The bipartisan Gang of Six proposal offers a path to citizenship for illegal aliens who were brought to the United States as minors, not only those enrolled in the Obama-era DACA program when it ended under Trump. The senators also offered a partial payment on the $1.6 billion requested by Trump this year for border security and the wall, while also limiting DACA recipients to sponsor family members as immigrants, and end the diversity visa lottery while allocating those visas to cover persons who had been under Temporary Protected Status.

Among those pushing back against the proposal offered by Sens. Durbin and Graham, were Sens. Tom Cotton (R-Ark.) and David Perdue (R-GA). Also on hand at the meeting were Republican Reps. Bob Goodlatte and Kevin McCarthy, who also resisted the bipartisan plan. Also attending was Rep. Mario Diaz-Balart (R-FL). Republican leaders said that without presidential support, the bipartisan plan will go nowhere.

After the meeting, White House legislative director Marc Short told reporters that Trump wants a "broader" deal on the family sponsorship part of the deal rather than just the covered DACA recipients. "There is a reason why the President has said that is not acceptable to him and sent everybody back to the same drawing board that Kevin McCarthy drew up on Tuesday," kSen. Cotton said after the meeting.

Senate Majority Whip John Cornyn (R-TX) said on Thursday that a way forward may come through negotiations with Republican leaders and a broader group of legislators. "Hopefully they'll contribute their ideas to the solution but ... six people can't agree to something that will bind Congress and the House," Cornyn said. Corny said that any immigration deal would have to include the four issues Trump identified in the broader meeting on Tuesday: a fix for DACA, border security, curtailing chain migration, and ending the diversity visa lottery. That could be “something the President would sign,” said Cornyn.

In a joint statement released after meeting Trump, the senators did not mention the setback: "President Trump called on Congress to solve the DACA challenge. We have been working for four months and have reached an agreement in principle that addresses border security, the diversity visa lottery, chain migration/family reunification, and the Dream Act—the areas outlined by the President. We are now working to build support for that deal in Congress." Members of the Gang of Six included Sens. Dick Durbin (D)  of Illinois, Lindsey Graham (R) of South Carolina, Jeff Flake (R) of Arizona, Cory Gardner (R) of Colorado, Michael Bennet (D) of Colorado, and Bob Menendez (D) of New Jersey.

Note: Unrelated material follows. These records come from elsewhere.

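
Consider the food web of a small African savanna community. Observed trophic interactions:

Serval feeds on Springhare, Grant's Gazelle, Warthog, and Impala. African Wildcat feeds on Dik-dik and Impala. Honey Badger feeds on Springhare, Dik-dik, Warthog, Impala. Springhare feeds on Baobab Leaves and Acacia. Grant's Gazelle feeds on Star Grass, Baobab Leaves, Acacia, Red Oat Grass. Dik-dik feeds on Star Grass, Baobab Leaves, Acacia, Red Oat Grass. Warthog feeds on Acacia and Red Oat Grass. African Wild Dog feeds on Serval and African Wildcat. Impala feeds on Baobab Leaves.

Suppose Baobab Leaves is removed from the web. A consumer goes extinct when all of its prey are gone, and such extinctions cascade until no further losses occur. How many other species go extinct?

Remove Baobab Leaves.
Round 1: Impala (all prey gone) → extinct.
No further losses. Total secondary extinctions: 1.

1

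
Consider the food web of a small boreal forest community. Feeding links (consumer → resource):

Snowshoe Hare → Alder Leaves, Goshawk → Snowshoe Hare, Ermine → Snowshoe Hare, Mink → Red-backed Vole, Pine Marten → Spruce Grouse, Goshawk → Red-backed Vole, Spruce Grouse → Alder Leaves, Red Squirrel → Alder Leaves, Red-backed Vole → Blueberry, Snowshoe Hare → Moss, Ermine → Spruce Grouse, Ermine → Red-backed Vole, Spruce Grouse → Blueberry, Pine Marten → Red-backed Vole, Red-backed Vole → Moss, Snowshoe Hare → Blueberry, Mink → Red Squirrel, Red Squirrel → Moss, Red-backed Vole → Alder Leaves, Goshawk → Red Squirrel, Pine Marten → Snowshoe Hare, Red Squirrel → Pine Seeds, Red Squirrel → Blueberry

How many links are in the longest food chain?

2 links

One longest chain: Blueberry → Snowshoe Hare → Pine Marten.
It has 3 species and 2 links.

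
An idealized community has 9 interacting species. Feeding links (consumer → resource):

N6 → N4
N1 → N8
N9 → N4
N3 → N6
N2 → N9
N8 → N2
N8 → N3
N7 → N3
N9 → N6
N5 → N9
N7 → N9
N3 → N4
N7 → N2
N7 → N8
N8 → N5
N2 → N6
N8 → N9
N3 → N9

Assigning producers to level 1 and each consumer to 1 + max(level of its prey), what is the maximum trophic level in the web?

Producers (level 1): N4.
N4 → N6 → N9 → N5 → N8 → N1 gives N1 level 6.
No species has a prey at level 6, so no species reaches level 7.

6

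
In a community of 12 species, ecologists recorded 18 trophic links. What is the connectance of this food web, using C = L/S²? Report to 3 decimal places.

C = 0.125

The web has S = 12 species and L = 18 feeding links.
C = L / S² = 18 / 144 = 0.1250 ≈ 0.125.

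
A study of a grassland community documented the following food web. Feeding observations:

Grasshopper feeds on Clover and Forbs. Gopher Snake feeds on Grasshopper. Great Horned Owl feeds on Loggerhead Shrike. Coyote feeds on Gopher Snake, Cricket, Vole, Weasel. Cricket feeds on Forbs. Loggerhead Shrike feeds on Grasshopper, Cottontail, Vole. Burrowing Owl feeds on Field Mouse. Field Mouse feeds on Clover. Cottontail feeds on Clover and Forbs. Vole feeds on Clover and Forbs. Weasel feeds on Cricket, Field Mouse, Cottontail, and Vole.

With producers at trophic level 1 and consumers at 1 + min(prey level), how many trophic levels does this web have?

Producers (level 1): Forbs, Clover.
Following each consumer down to its lowest-level prey: Forbs → Vole → Loggerhead Shrike → Great Horned Owl (levels 1 through 4).
All prey of Great Horned Owl (Loggerhead Shrike 3) are at level 3 or above, so Great Horned Owl is at level 1 + 3 = 4.
Every consumer has at least one prey at level 3 or below, so none exceeds level 4.

4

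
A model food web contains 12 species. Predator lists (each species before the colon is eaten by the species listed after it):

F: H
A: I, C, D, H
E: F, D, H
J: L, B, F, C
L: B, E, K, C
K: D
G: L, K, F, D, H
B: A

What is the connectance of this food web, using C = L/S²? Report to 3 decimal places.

C = 0.160

The web has S = 12 species and L = 23 feeding links.
C = L / S² = 23 / 144 = 0.1597 ≈ 0.160.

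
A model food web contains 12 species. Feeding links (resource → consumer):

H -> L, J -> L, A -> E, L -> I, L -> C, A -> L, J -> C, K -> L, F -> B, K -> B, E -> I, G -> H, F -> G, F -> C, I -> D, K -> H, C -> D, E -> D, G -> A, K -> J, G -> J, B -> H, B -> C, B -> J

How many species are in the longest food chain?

One longest chain: F → G → A → L → C → D.
It has 6 species and 5 links.

6 species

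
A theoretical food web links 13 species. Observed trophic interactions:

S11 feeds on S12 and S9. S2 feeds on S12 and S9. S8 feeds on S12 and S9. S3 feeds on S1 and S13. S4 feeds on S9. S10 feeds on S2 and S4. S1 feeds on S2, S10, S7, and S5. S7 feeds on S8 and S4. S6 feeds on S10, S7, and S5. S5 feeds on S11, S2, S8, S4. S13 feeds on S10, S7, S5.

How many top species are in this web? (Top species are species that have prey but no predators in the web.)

Top species (has prey, but nothing eats it): S6, S3.
Count: 2.

2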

On Thursday, after the White House meeting, a Trump administration spokes did not deny the remark attributed to the president that referred to certain immigrants as coming from “sh-thole countries.” White House spokesperson Raj Shah, “Certain Washington politicians choose to fight for foreign countries, but President Trump will always fight for the American people.”

Sen. Orrin Hatch (R-UT) demanded a "detailed explanation" from the Trump administration about the remarks attributed to the president. Hatch tweeted, "I look forward to getting a more detailed explanation regarding the President’s comments. Part of what makes America so special is that we welcome the best and brightest in the world, regardless of their country of origin." While other Republicans were largely quiet about Trump's remarks, Rep. Mia Love (R-NY) -- the first black female Republican elected to Congress, who also happens to be of Haitian parentage -- said that the president's comments were “unkind, divisive, elitist, and fly in the face of our nation’s values.” Adding that “this behavior is unacceptable from the leader of our nation,” Love said, “The President must apologize to both the American people and the nations he so wantonly maligned,” she wrote.

Supporters of border security appeared to applaud Trump's remarks. “Go move to Haiti. Or Liberia. Oh, you won’t? Why is that?" tweeted Mike Cernovich, a prominent blogger and critic of liberal and progressive policies. Conservative pundit Ann Coulter, author of the book “In Trump We Trust,” said that Trump's comments showed that “he’s trying to win me back.” In recent days, Coulter has expressed her concern that Trump may accept a deal from Congress that includes amnesty for DACA beneficiaries.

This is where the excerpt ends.